Middle Sylfaen Farmhouse is a timber-framed building with some stonework and a slate-covered roof. It has been extended on the right side by a 20th-century lean-to that provides service rooms. The original layout features a storeyed porch with a lobby entry leading to the main living room on the right and a parlour on the left, with an additional room in a gabled wing behind the large central stack. Later additions include more rooms on either side of the rear wing.

The farmhouse exhibits square panel framing, with the ground floor replaced by brick. The upper floor jetties out and consists of three panels high, with brick noggings. The porch retains its original boarded door and features a turned baluster upper stage on three sides.
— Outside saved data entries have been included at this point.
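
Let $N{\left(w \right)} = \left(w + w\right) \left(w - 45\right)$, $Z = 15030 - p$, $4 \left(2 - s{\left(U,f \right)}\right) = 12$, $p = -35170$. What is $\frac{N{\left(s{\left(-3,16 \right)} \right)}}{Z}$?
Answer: $\frac{23}{12550} \approx 0.0018327$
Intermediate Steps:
$s{\left(U,f \right)} = -1$ ($s{\left(U,f \right)} = 2 - 3 = -1$)
$Z = 50200$ ($Z = 15030 - -35170 = 15030 + 35170 = 50200$)
$N{\left(w \right)} = 2 w \left(-45 + w\right)$
$\frac{N{\left(s{\left(-3,16 \right)} \right)}}{Z} = \frac{2 \left(-1\right) \left(-45 - 1\right)}{50200} = 2 \left(-1\right) \left(-46\right) \frac{1}{50200} = 92 \cdot \frac{1}{50200} = \frac{23}{12550}$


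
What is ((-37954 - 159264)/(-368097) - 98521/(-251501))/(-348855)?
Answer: -17173161751/6459173372926287 ≈ -2.6587e-6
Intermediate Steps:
((-37954 - 159264)/(-368097) - 98521/(-251501))/(-348855) = (-197218*(-1/368097) - 98521*(-1/251501))*(-1/348855) = (197218/368097 + 98521/251501)*(-1/348855) = (85865808755/92576763597)*(-1/348855) = -17173161751/6459173372926287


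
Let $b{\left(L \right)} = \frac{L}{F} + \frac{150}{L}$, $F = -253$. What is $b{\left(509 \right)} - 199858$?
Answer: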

The upper chamber jetties on moulded bressumers supported by shaped brackets, with the panels decorated with stilted trefoils. The roof gable also jetties, with its bressumer displaying mouldings at the ends and leaf-shaped struts supporting the collar. A date of 1577, of uncertain significance, is inscribed in recent plaster in the gable. The bargeboards have been replaced, and modern paned timber windows have been installed. The left gable is slate-hung, while the eastern gable above the kitchen extension is roughcast over a slightly jettied gable. A central three-flue brick stack is present.

Inside, the rear wall of the living room, which has been opened to the 20th-century rear extension, is close studded. The original fireplace has been reduced in size, and the room is now ceiled. The parlour features a fine stone fireplace with canted sides and two chamfered cross beams with ogee stops. Tension braces are visible in the close studded rear wall. The entrance porch includes a single longitudinal chamfered beam and a blocked opening with a chamfered lintel in the stone stack, suggesting that the entrance hall may have originally served as a heated reception room. The roof structure consists of two tiers of purlins.